Personally I put old Squid-Face in the same group as Freddy Kruger for his pop-culture appeal.  I don't understand a human mind that enjoys misusing the monster.  Hey, I get it, we love our monsters, but they still need to be monsters and if not monsters in the traditional sense, as least still monstrous, dig?  I love The Munsters and would certainly hang out with Herman and his family, so maybe I am off-base with this Cthulhu pop-culture hatred.
I think much of this is aimed at gaming anyway.  When you play a game where a being beyond space and time shows up and you shoot it to death with a tommy gun I think the whole thing has gone horribly wrong.  When we make the Frankenstein Monster into a friendly thing at least it was not designed from the beginning as an unfeeling cosmic horror (again with that's not scary).  We were meant to feel a sense of pity for the monster from the start.
This is the thing that ushers in man's destruction on this planet?  Yeah, probably.
So that's my thing.  Cthulhu for president and plush Cthulhus and all of it.  It's just silly.  Playing an RPG, video game or any Mythos product where you can shoot dead a Cthonian or a Star Spawn is taking away from the very thing you profess to love.
Sad, really.


  1. Yeah, the worst thing about the Chthulhu is that the Lovecraft fan-boys turned it into a mythos!
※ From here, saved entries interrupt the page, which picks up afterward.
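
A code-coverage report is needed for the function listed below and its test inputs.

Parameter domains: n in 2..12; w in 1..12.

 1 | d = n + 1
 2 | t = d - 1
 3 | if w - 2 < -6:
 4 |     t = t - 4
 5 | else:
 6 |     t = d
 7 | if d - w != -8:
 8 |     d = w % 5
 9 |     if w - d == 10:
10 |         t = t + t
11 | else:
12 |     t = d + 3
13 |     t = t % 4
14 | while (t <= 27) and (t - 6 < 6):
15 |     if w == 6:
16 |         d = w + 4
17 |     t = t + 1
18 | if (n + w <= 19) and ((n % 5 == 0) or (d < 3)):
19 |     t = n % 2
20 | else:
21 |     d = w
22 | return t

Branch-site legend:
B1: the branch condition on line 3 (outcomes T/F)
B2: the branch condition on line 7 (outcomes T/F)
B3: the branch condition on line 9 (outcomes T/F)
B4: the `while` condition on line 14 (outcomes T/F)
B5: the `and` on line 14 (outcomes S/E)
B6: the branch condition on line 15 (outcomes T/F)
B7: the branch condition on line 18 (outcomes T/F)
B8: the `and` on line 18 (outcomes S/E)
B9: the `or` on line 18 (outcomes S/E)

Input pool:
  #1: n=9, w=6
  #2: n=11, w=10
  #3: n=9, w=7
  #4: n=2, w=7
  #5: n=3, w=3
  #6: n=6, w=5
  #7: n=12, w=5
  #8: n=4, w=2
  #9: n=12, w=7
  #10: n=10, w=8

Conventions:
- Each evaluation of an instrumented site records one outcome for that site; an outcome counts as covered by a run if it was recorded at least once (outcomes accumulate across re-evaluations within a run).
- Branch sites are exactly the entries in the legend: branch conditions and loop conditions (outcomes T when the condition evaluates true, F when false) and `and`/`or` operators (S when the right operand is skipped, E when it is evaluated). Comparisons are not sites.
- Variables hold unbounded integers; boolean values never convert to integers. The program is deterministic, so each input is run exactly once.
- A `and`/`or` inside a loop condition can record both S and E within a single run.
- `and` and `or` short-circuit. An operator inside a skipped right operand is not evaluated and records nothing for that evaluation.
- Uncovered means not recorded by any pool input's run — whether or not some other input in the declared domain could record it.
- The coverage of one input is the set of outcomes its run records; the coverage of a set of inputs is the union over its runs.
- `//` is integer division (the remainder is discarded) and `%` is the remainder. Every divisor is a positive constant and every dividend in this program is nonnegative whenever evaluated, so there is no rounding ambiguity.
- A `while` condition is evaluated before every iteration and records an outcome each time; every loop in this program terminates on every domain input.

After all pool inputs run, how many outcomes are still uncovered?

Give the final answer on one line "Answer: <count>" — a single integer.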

    I mean, the whole point was that the thing was inconceivable to the human mind, so trying to formalize it into a pantheon with a back-story completely undermines the horror.

    Personally, I couldn't get into Lovecraft, I don't like his writing, though some of the ideas behind his work are interesting, the work itself is hard to swallow. I can forgive any of his flaws though, if only for the fact that he basically gave us Robert Bloch!

  2. Mantan, man, I could not agree with you more. I too find Lovecraft a ho-hum writer. I think some people have used his work to write better pieces, but then it just becomes Conan meets Nyarlthotep and that gets silly. Down with the fanboys!

  3. I like Lovecraft's ideas and settings but his writing is a bit humdrum. I do enjoy running games in his settings but I limit using his supernatural creatures and use my own instead.

    1. I understand where you are coming from, Kilchester old boy, and I have had the experience many years ago of your particular brand of gaming, so I won't deny it. This is more a general sense of Cthulhu worship that I find I disdain.
      I don't think any of us shall soon forget the night at the old Mahaffey homestead when we broke out the Necronomicon and attempted to ring up Hastur the Unspeakable, or some Outer God. I recall being found screaming under the table when the lights came on again. Ahh, good times.

  4. Alas the old Mahaffey homestead is going away as it has been sold to the evil cousin as John needed fundage to retain a lawyer against his foul ex-wife over the kinder.

    1. Damn. Lotta good times there. Lotta blood spilled and bonfires burned.